Le texte de l’accord conclu dimanche entre Washington et Téhéran n’a pas encore été dévoilé, et sa pérennité dépendra des négociations sur le nucléaire qui risquent d’être particulièrement ardues. Mais même en restant prudent sur la suite des événements, comment ne pas déjà considérer cette guerre comme un fiasco qui risque d’avoir de graves conséquences en Iran, au Moyen-Orient et sur l’ordre international ?

Je pose cette question avec d’autant plus de gravité que je fais partie de ceux qui estimaient qu’il s’agissait alors de la moins pire des solutions pour sortir de l’impasse totale dans laquelle était plongée la région – ce qui a créé de vifs débats au sein même de la rédaction. Compte tenu du décalage entre les objectifs et les résultats, des pertes humaines et des répercussions (géo)politiques, force est néanmoins de constater que cela était non seulement une erreur, mais même une faute.

Dès le départ, cette guerre posait une double équation impossible. D’abord sur le plan moral, non seulement en raison de son timing mais aussi de ses acteurs. Elle intervenait dans la foulée de l’anéantissement de la bande de Gaza, d’une part, et du massacre des Iraniens à la suite du mouvement de protestation, d’autre part. Elle opposait un Premier ministre israélien visé par un mandat d’arrêt de la Cour pénale internationale pour crimes contre l’humanité – et en outre allié à un président américain devenu torpilleur en chef de l’ordre international – à un régime islamiste radical prêt à sacrifier jusqu’aux derniers de ses citoyens pour survivre.

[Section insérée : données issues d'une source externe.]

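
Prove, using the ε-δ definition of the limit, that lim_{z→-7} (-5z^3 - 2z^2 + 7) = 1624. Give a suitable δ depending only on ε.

Fix ε > 0. We want δ > 0 such that 0 < |z + 7| < δ implies |(-5z^3 - 2z^2 + 7) − 1624| < ε.
(-5z^3 - 2z^2 + 7) − 1624 = -5z^3 - 2z^2 - 1617 = (z + 7)(-5z^2 + 33z - 231).
So |(-5z^3 - 2z^2 + 7) − 1624| = |z + 7|·|-5z^2 + 33z - 231|.
Require δ ≤ 2. Then |z + 7| < 2 gives |z| < 9, and by the triangle inequality |-5z^2 + 33z - 231| ≤ 5·9^2 + 33·9 + 231 = 933.
Hence |(-5z^3 - 2z^2 + 7) − 1624| ≤ 933|z + 7| < ε provided |z + 7| < ε/933.
Take δ = min(2, ε/933). Then 0 < |z + 7| < δ gives both |z + 7| < 2 and |z + 7| < ε/933, so |(-5z^3 - 2z^2 + 7) − 1624| < ε.

δ = min(2, ε/933)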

Il n’y avait pas de « camp du bien » et encore moins de « bonnes intentions » derrière les calculs de chacun de ces trois acteurs. De quoi largement justifier une position de neutralité. Mais la neutralité est un luxe dont on peut difficilement se prévaloir lorsque notre sort dépend en grande partie du conflit en question.

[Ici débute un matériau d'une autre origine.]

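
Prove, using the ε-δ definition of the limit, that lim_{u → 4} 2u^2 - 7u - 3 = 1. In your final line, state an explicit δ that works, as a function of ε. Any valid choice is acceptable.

Let ε > 0. We want δ > 0 such that 0 < |u − 4| < δ implies |(2u^2 - 7u - 3) − 1| < ε.
(2u^2 - 7u - 3) − 1 = 2u^2 - 7u - 4 = (u − 4)(2u + 1).
So |(2u^2 - 7u - 3) − 1| = |u − 4|·|2u + 1|.
Require δ ≤ 2. Then |u − 4| < 2 gives |u| < 6, and by the triangle inequality |2u + 1| ≤ 2·6 + 1 = 13.
Hence |(2u^2 - 7u - 3) − 1| ≤ 13|u − 4| < ε provided |u − 4| < ε/13.
Take δ = min(2, ε/13). Then 0 < |u − 4| < δ gives both |u − 4| < 2 and |u − 4| < ε/13, so |(2u^2 - 7u - 3) − 1| < ε.

δ = min(2, ε/13)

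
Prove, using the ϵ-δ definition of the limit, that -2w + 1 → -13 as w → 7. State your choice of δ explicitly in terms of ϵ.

δ = ϵ/2

Suppose ϵ > 0. We need δ > 0 so that 0 < |w − 7| < δ implies |(-2w + 1) + 13| < ϵ.
|(-2w + 1) + 13| = |-2w + 14| = 2|w − 7|.
So 2|w − 7| < ϵ exactly when |w − 7| < ϵ/2.
Take δ = ϵ/2. If 0 < |w − 7| < δ then |(-2w + 1) + 13| = 2|w − 7| < 2·(ϵ/2) = ϵ.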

La donne n’était pas moins grise sur le plan stratégique. Avant le déclenchement du conflit, le régime était à la fois très affaibli et en même temps extrêmement résilient. Les Pasdaran étaient de plus en plus influents, l’appareil sécuritaire avait réprimé sans sourciller toutes les vagues de manifestation, les capacités balistiques augmentaient de mois en mois et le programme nucléaire était toujours en vie. Le régime devait faire face à de nombreux défis de premier ordre (la succession du guide suprême, l’étranglement de l’économie, le désaveu de la population, l’affaiblissement de son « axe de la résistance »), mais rien qui soit susceptible de l’achever en l’absence d’une opposition armée à l’intérieur ou d’une intervention militaire extérieure. La première étant absente, la seconde était ainsi le seul moyen sinon d’en venir à bout, au moins de le contraindre à rectifier sa trajectoire après qu’il a été une source de malheur et de déstabilisation pour sa propre population et pour la région depuis des décennies.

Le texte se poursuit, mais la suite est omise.